Famous last words of "I feel like this 100 proof nonsense is a sham" were spoken before the pouring of last cocktails and slipping into a part of the night that is not in my memory. I remember dancing to Wu Tang, by myself, in my backyard, and listening to "When the Levee Breaks" in my brother's car while he smoked a bowl. You could probably write the scene for a movie about white trash suburbanites trying to get their kicks in this world based off when my brother and I hang out. I have to say that you could base a scene for a movie off of it because I'm too proud to just say that that's what we are.
So I spent the day mildly hungover and feeling fat/bloated, but having the inability to stop eating. It was one of those insatiable hangovers where once you realize you're hungry, you realize you are REALLY FUCKING HUNGRY, and if you don't eat now, the world might end. You don't care what it is or the fact that you are "on a diet," you just fucking grub. And thats what I did today. I feel all soft in the middle, but I'm pretty sure I'm about to eat a cookie.

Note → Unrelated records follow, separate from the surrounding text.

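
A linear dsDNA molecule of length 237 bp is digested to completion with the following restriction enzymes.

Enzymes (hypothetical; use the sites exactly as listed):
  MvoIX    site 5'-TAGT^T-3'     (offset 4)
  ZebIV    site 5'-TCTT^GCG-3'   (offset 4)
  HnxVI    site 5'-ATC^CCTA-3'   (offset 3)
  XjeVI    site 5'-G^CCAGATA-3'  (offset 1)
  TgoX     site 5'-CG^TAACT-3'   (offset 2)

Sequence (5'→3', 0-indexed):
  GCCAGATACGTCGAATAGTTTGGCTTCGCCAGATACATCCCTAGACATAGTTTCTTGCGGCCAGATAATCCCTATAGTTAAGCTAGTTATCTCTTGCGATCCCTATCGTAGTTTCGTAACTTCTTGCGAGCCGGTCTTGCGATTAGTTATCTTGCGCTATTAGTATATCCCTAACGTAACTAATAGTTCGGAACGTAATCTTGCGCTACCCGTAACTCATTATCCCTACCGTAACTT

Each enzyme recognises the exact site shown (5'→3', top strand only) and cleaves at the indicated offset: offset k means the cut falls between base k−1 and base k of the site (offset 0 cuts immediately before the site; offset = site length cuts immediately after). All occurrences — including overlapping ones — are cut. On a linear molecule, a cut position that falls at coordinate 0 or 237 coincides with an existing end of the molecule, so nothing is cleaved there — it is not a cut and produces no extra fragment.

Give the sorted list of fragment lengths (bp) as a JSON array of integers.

[1,4,4,5,6,6,6,7,7,8,8,9,9,9,9,10,10,11,11,11,12,12,13,15,16,18]

Per-enzyme occurrences:
  MvoIX (TAGTT, off=4): starts [15, 47, 74, 83, 108, 143, 183] → cuts [19, 51, 78, 87, 112, 147, 187]
  ZebIV (TCTTGCG, off=4): starts [52, 91, 121, 134, 149, 198] → cuts [56, 95, 125, 138, 153, 202]
  HnxVI (ATCCCTA, off=3): starts [36, 67, 98, 166, 221] → cuts [39, 70, 101, 169, 224]
  XjeVI (GCCAGATA, off=1): starts [0, 27, 59] → cuts [1, 28, 60]
  TgoX (CGTAACT, off=2): starts [114, 174, 210, 229] → cuts [116, 176, 212, 231]

All cut coordinates (distinct, sorted): [1, 19, 28, 39, 51, 56, 60, 70, 78, 87, 95, 101, 112, 116, 125, 138, 147, 153, 169, 176, 187, 202, 212, 224, 231]

Fragments:
  [0,1): 1 bp
  [1,19): 18 bp
  [19,28): 9 bp
  [28,39): 11 bp
  [39,51): 12 bp
  [51,56): 5 bp
  [56,60): 4 bp
  [60,70): 10 bp
  [70,78): 8 bp
  [78,87): 9 bp
  [87,95): 8 bp
  [95,101): 6 bp
  [101,112): 11 bp
  [112,116): 4 bp
  [116,125): 9 bp
  [125,138): 13 bp
  [138,147): 9 bp
  [147,153): 6 bp
  [153,169): 16 bp
  [169,176): 7 bp
  [176,187): 11 bp
  [187,202): 15 bp
  [202,212): 10 bp
  [212,224): 12 bp
  [224,231): 7 bp
  [231,237): 6 bp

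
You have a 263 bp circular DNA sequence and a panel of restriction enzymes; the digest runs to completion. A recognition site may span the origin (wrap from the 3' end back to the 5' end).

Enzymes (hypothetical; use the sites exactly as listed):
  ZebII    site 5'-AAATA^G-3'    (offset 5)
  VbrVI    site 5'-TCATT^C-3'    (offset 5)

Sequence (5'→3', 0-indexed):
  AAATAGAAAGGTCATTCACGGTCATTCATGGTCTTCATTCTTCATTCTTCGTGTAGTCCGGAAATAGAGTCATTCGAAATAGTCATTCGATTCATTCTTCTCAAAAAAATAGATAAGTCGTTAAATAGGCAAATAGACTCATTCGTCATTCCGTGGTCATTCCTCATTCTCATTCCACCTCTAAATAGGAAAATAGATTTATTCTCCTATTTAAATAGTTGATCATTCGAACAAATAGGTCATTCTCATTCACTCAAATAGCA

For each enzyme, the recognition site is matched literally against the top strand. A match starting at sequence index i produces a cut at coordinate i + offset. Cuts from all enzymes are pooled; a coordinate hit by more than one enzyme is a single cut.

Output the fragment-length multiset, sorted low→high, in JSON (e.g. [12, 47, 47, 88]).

[6,6,6,7,7,7,7,7,8,8,8,8,8,9,10,10,10,10,11,11,13,13,15,16,20,22]

Site scan:
  ZebII (AAATAG, off=5): starts [0, 61, 76, 106, 122, 130, 182, 190, 212, 232, 255] → cuts [5, 66, 81, 111, 127, 135, 187, 195, 217, 237, 260]
  VbrVI (TCATTC, off=5): starts [11, 21, 34, 41, 69, 82, 91, 138, 145, 156, 163, 169, 222, 239, 245] → cuts [16, 26, 39, 46, 74, 87, 96, 143, 150, 161, 168, 174, 227, 244, 250]

All cut coordinates (distinct, sorted): [5, 16, 26, 39, 46, 66, 74, 81, 87, 96, 111, 127, 135, 143, 150, 161, 168, 174, 187, 195, 217, 227, 237, 244, 250, 260]

Fragments:
  5→16: 11 bp
  16→26: 10 bp
  26→39: 13 bp
  39→46: 7 bp
  46→66: 20 bp
  66→74: 8 bp
  74→81: 7 bp
  81→87: 6 bp
  87→96: 9 bp
  96→111: 15 bp
  111→127: 16 bp
  127→135: 8 bp
  135→143: 8 bp
  143→150: 7 bp
  150→161: 11 bp
  161→168: 7 bp
  168→174: 6 bp
  174→187: 13 bp
  187→195: 8 bp
  195→217: 22 bp
  217→227: 10 bp
  227→237: 10 bp
  237→244: 7 bp
  244→250: 6 bp
  250→260: 10 bp
  260→5 (wrap): 263-260+5 = 8 bp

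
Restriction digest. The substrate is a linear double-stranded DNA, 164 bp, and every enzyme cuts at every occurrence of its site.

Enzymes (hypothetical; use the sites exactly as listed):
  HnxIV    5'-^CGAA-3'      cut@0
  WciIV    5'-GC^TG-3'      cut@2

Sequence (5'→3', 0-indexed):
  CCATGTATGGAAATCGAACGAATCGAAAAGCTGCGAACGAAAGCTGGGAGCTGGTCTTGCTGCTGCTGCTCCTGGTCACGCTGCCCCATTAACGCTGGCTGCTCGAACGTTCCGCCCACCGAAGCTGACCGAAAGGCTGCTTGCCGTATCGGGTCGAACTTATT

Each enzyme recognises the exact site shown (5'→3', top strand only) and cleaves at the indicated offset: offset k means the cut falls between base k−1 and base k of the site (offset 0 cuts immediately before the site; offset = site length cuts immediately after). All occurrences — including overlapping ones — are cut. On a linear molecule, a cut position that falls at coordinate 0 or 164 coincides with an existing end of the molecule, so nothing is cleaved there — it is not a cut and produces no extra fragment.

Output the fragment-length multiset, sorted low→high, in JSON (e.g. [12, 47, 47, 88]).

[2,3,3,4,4,4,4,4,5,6,7,7,8,8,9,10,14,14,15,16,17]

Scan for sites:
  HnxIV CGAA/0: at [14, 18, 23, 33, 37, 103, 119, 129, 154] ⇒ [14, 18, 23, 33, 37, 103, 119, 129, 154]
  WciIV GCTG/2: at [29, 42, 49, 58, 61, 64, 79, 93, 97, 123, 135] ⇒ [31, 44, 51, 60, 63, 66, 81, 95, 99, 125, 137]

All cut coordinates (distinct, sorted): [14, 18, 23, 31, 33, 37, 44, 51, 60, 63, 66, 81, 95, 99, 103, 119, 125, 129, 137, 154]

Fragment lengths:
  [0,14): 14 bp
  [14,18): 4 bp
  [18,23): 5 bp
  [23,31): 8 bp
  [31,33): 2 bp
  [33,37): 4 bp
  [37,44): 7 bp
  [44,51): 7 bp
  [51,60): 9 bp
  [60,63): 3 bp
  [63,66): 3 bp
  [66,81): 15 bp
  [81,95): 14 bp
  [95,99): 4 bp
  [99,103): 4 bp
  [103,119): 16 bp
  [119,125): 6 bp
  [125,129): 4 bp
  [129,137): 8 bp
  [137,154): 17 bp
  [154,164): 10 bp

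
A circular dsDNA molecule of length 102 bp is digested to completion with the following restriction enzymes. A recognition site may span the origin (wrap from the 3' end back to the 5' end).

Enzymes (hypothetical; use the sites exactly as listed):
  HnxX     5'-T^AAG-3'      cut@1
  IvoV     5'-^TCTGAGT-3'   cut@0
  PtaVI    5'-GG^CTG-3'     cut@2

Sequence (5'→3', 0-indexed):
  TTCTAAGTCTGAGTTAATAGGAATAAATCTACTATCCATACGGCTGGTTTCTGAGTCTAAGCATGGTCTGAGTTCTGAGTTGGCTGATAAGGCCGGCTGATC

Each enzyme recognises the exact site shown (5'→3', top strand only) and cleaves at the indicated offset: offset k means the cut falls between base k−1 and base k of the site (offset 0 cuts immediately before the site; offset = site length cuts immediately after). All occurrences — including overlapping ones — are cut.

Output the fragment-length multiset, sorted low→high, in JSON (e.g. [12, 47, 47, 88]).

[3,5,6,7,8,8,9,10,10,36]

Site scan:
  HnxX TAAG/1: at [3, 57, 87] ⇒ [4, 58, 88]
  IvoV TCTGAGT/0: at [7, 49, 66, 73] ⇒ [7, 49, 66, 73]
  PtaVI GGCTG/2: at [41, 81, 94] ⇒ [43, 83, 96]

All cut coordinates (distinct, sorted): [4, 7, 43, 49, 58, 66, 73, 83, 88, 96]

Fragments:
  4→7: 3 bp
  7→43: 36 bp
  43→49: 6 bp
  49→58: 9 bp
  58→66: 8 bp
  66→73: 7 bp
  73→83: 10 bp
  83→88: 5 bp
  88→96: 8 bp
  96→4 (wrap): 102-96+4 = 10 bp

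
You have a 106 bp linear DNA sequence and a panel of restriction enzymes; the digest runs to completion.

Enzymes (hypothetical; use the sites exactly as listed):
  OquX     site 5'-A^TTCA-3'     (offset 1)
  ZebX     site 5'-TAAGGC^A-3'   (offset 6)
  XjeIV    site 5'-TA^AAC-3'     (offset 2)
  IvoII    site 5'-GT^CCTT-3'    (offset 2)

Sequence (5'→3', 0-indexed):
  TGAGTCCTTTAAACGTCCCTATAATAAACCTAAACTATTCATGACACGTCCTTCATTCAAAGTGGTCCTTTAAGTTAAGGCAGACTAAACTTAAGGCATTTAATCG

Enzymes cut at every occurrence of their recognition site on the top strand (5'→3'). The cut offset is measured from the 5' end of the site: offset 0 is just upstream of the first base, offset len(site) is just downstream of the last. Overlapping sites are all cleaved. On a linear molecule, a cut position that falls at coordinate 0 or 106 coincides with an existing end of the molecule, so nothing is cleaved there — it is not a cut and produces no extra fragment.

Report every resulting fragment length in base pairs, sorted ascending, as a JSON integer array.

Site scan:
  OquX (ATTCA, off=1): starts [36, 54] → cuts [37, 55]
  ZebX (TAAGGCA, off=6): starts [75, 91] → cuts [81, 97]
  XjeIV (TAAAC, off=2): starts [9, 24, 30, 85] → cuts [11, 26, 32, 87]
  IvoII (GTCCTT, off=2): starts [3, 47, 64] → cuts [5, 49, 66]

Pooled cuts: [5, 11, 26, 32, 37, 49, 55, 66, 81, 87, 97]

Fragment lengths:
  [0,5): 5 bp
  [5,11): 6 bp
  [11,26): 15 bp
  [26,32): 6 bp
  [32,37): 5 bp
  [37,49): 12 bp
  [49,55): 6 bp
  [55,66): 11 bp
  [66,81): 15 bp
  [81,87): 6 bp
  [87,97): 10 bp
  [97,106): 9 bp

[5,5,6,6,6,6,9,10,11,12,15,15]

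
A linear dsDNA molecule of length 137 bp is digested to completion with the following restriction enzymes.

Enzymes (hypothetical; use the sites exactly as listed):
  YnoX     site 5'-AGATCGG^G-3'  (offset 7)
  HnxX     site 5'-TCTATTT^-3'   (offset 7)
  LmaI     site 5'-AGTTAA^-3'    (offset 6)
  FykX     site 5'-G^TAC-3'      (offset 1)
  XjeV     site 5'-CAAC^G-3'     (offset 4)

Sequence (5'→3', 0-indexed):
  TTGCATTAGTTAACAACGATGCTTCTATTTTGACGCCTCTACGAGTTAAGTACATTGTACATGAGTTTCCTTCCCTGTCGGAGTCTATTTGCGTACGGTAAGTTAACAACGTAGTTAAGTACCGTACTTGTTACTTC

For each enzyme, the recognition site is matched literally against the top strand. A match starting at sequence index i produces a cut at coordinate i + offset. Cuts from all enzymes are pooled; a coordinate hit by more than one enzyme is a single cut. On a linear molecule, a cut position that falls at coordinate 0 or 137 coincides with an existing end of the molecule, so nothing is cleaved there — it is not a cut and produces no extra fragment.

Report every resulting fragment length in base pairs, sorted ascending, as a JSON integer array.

Site scan:
  YnoX (AGATCGGG, off=7): no sites
  HnxX (TCTATTT, off=7): starts [23, 83] → cuts [30, 90]
  LmaI (AGTTAA, off=6): starts [7, 43, 100, 112] → cuts [13, 49, 106, 118]
  FykX (GTAC, off=1): starts [49, 56, 92, 118, 123] → cuts [50, 57, 93, 119, 124]
  XjeV (CAACG, off=4): starts [13, 106] → cuts [17, 110]

Pooled cuts: [13, 17, 30, 49, 50, 57, 90, 93, 106, 110, 118, 119, 124]

Fragments:
  [0,13): 13 bp
  [13,17): 4 bp
  [17,30): 13 bp
  [30,49): 19 bp
  [49,50): 1 bp
  [50,57): 7 bp
  [57,90): 33 bp
  [90,93): 3 bp
  [93,106): 13 bp
  [106,110): 4 bp
  [110,118): 8 bp
  [118,119): 1 bp
  [119,124): 5 bp
  [124,137): 13 bp

[1,1,3,4,4,5,7,8,13,13,13,13,19,33]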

Now for some awkward bitching:
I went to my childhood/lifelong surf break today and it felt weird. The waves were like stop-and-go traffic and the crowed was full of cocky kooks in a multitude of levels. Its so awkward when people you know don't say "hi" to you, or aren't as friendly with you as they were at another point in time. Its like "bro, we've gotten drunk together before" or "Um, we're friends on facebook. You know who I am and vice versa. Does that not warrant a greeting? No? Okay, you're a d-bag." But of course I would never say that, I just look at them for awhile, wait for them to glance over and pull some "Oh hey! I didn't see you!" bit, but they don't. So weird, how people function. Such weirdos, the lot of em.
What is the difference between this and livejournal?